Dennis Wilkin of Saline has been a farmer for 52 years and has farmed in three counties and ten townships.
This month he got a property tax bill from Van Buren Township that went up by $4,500 from the year before. Now, his tax for the Bradshaw Drain is more than $6,400.
He said he went over to the township treasurer’s office and they said it was a Wayne County charge and they didn’t know what it was for. He had to go to the county.
So, he said, he went to the Wayne County Drain Commission and he was told he owned 53% of the Bradshaw Drain — he was majority owner of the drain –but that they didn’t know why his bill went up. He was directed to Spicer Engineers, who the county hired for the drains. He said Spicer wouldn’t give him information on the Bradshaw Drain.
Wilkin claims there is no plan for the Bradshaw Drain.
Wilkin said he was insulted when VBT’s Public Services Director Matthew Best, in one of his many trips to the township, referred to him as “a gentleman farmer.” He said he is finishing his 52nd year as a farmer and he didn’t begin with an inheritance or anything from his wife’s parents. He worked hard to make a living farming.
“It really stings,” he said of Best’s comment.
Wilkin said the county hasn’t touched the Bradshaw Drain since just after the Civil War and he can’t find out what is planned, if anything. He tried a Freedom of Information Act request with the county and was told there was no information on the drain.
He said his next step is to the state attorney general.
Wilkin said it may be a plan by the township, which has close ties to the county, to extort his property from him. If he can’t pay his taxes, the township eventually could get his land.
The property he refers to is the 280 acres south of Hull Road that he bought in seven parcels in 2012. It had been mentioned as the sites of a new Kroger store and then for the new Belleville High School, but both plans fell through. He bought it from the property owners as farmland.
He said he talked to Kroger three years ago and was told Kroger doesn’t want to go to war with the township. Kroger had offered to bring 70 jobs, he said.
In 2017, the Bradshaw Drain assessment on the seven parcels added up to $572.51. In 2018, the total was $2,148.32. For 2019, it is $6,427.24.
Wilkin has put his property up for sale, but has received no bites.
He named off the land the VBT board has purchased over the last few years, including the DNR property on the lake for a very low price, and the Ford property that is not to be used for a decade, and the Placemaking land for an office/park.
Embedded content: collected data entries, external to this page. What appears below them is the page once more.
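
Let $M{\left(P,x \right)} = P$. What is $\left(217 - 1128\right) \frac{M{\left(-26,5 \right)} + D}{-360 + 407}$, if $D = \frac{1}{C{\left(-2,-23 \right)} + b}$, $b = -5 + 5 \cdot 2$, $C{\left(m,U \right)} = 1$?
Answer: $\frac{141205}{282} \approx 500.73$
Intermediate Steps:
$b = 5$ ($b = -5 + 10 = 5$)
$D = \frac{1}{6}$ ($D = \frac{1}{1 + 5} = \frac{1}{6} \approx 0.16667$)
$\left(217 - 1128\right) \frac{M{\left(-26,5 \right)} + D}{-360 + 407} = \left(217 - 1128\right) \frac{-26 + \frac{1}{6}}{-360 + 407} = - 911 \left(- \frac{155}{6 \cdot 47}\right) = - 911 \left(\left(- \frac{155}{6}\right) \frac{1}{47}\right) = \left(-911\right) \left(- \frac{155}{282}\right) = \frac{141205}{282}$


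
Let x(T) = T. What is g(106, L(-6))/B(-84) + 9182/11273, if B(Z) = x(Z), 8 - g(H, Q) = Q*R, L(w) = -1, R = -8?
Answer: 9182/11273 ≈ 0.81451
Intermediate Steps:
g(H, Q) = 8 + 8*Q (g(H, Q) = 8 - Q*(-8) = 8 - (-8)*Q = 8 + 8*Q)
B(Z) = Z
g(106, L(-6))/B(-84) + 9182/11273 = (8 + 8*(-1))/(-84) + 9182/11273 = (8 - 8)*(-1/84) + 9182*(1/11273) = 0*(-1/84) + 9182/11273 = 0 + 9182/11273 = 9182/11273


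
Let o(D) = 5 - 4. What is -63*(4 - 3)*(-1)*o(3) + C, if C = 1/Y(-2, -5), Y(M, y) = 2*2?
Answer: 253/4 ≈ 63.250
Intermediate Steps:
Y(M, y) = 4
C = ¼ (C = 1/4 = ¼ ≈ 0.25000)
o(D) = 1
-63*(4 - 3)*(-1)*o(3) + C = -63*(4 - 3)*(-1) + ¼ = -63*1*(-1) + ¼ = -(-63) + ¼ = -63*(-1) + ¼ = 63 + ¼ = 253/4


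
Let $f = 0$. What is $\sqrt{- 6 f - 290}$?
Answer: $i \sqrt{290} \approx 17.029 i$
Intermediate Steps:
$\sqrt{- 6 f - 290} = \sqrt{\left(-6\right) 0 - 290} = \sqrt{0 - 290} = \sqrt{-290} = i \sqrt{290}$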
“This whole board needs to be recalled,” Wilkin said. “How in the world does the community let this crap happen?”
He referred to his property tax bill as “taxation without representation.” Since he doesn’t live in VBT, he cannot vote in VBT, but is taxed on the property he owns nonetheless.
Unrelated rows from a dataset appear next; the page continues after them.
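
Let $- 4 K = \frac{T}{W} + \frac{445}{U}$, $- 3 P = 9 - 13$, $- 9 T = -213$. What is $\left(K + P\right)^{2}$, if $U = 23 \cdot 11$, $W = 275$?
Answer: $\frac{30426256}{40005625} \approx 0.76055$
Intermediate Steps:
$U = 253$
$T = \frac{71}{3}$ ($T = \left(- \frac{1}{9}\right) \left(-213\right) = \frac{71}{3} \approx 23.667$)
$P = \frac{4}{3}$ ($P = - \frac{9 - 13}{3} = \left(- \frac{1}{3}\right) \left(-4\right) = \frac{4}{3} \approx 1.3333$)
$K = - \frac{8752}{18975}$ ($K = - \frac{\frac{71}{3 \cdot 275} + \frac{445}{253}}{4} = - \frac{\frac{71}{3} \cdot \frac{1}{275} + 445 \cdot \frac{1}{253}}{4} = - \frac{\frac{71}{825} + \frac{445}{253}}{4} = \left(- \frac{1}{4}\right) \frac{35008}{18975} = - \frac{8752}{18975} \approx -0.46124$)
$\left(K + P\right)^{2} = \left(- \frac{8752}{18975} + \frac{4}{3}\right)^{2} = \left(\frac{5516}{6325}\right)^{2} = \frac{30426256}{40005625}$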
He said that 75% of his tax bill goes to education.
“They’re just rifling the taxpayers,” Wilkin said.
“I don’t have a right to vote against them,” he said of VBT officials, school plans, and county proposals.
Wilkin said in 1979 the Michigan Farm Bureau named him Top Young Farmer in the State of Michigan and he came in fourth in the nation.
He said he believes he’s the only farmer in the state who is a sole proprietor of his business, with others getting the land from their mom and dad.
He said he had a heart attack in 2015 and his doctor said he was a half hour from death with the “Widow Maker.”
“These aggravations have got to stop,” he said, noting his father and brothers died at an early age of heart attacks. He is nearing age 70.
He said he can’t retire because the Capital Gains Tax will take so much from him that he wouldn’t be able to provide for his wife, who he thinks will live a long time because her mother died at age 100.
He said the farmers are the true slaves of America today.
He said since he is 53% owner of the drain, wouldn’t it be a priority to let him know what’s going on with it? He said there have been no notices in the mail and no public hearings.
“I have a little too much pride to let it go back for taxes,” Wilkin said of his farmland on Hull Road. “And, I’m not ready to give up nearly 40% of my holdings in Capital Gains Taxes.”
Wilkin said the county could be held liable for the phosphorus draining into Lake Erie because of its failure to clean county drains.
He said he put $180,000 worth of tiles into his property on Hull Road and the water that comes off his field is drinking-water quality. But every year there are 20 to 30 acres of his property under water because it can’t get away in the drain.
Wilkin said the tanker trucks people saw coming through the City of Belleville late last summer were coming to his farmland with treated human waste from Ann Arbor. He said the fertilizer is certified by the state.
(Independent calls to the Wayne County Drain Commissioner have not been returned.)
This is why farmers fold up and leave the periphery of major cities. It’s not worth dealing with the suburban folks who have moved in and think they know it all. Farmers pay plenty in taxes but they aren’t rich because the value of the land is tied up, they don’t benefit from it unless they sell it–if the prices they get for their crops don’t go up as fast as the value of their land, they are squeezed. On top of that, the land in VBT and Sumpter is neglected by county drain commissioners who don’t want to spend money to improve drainage.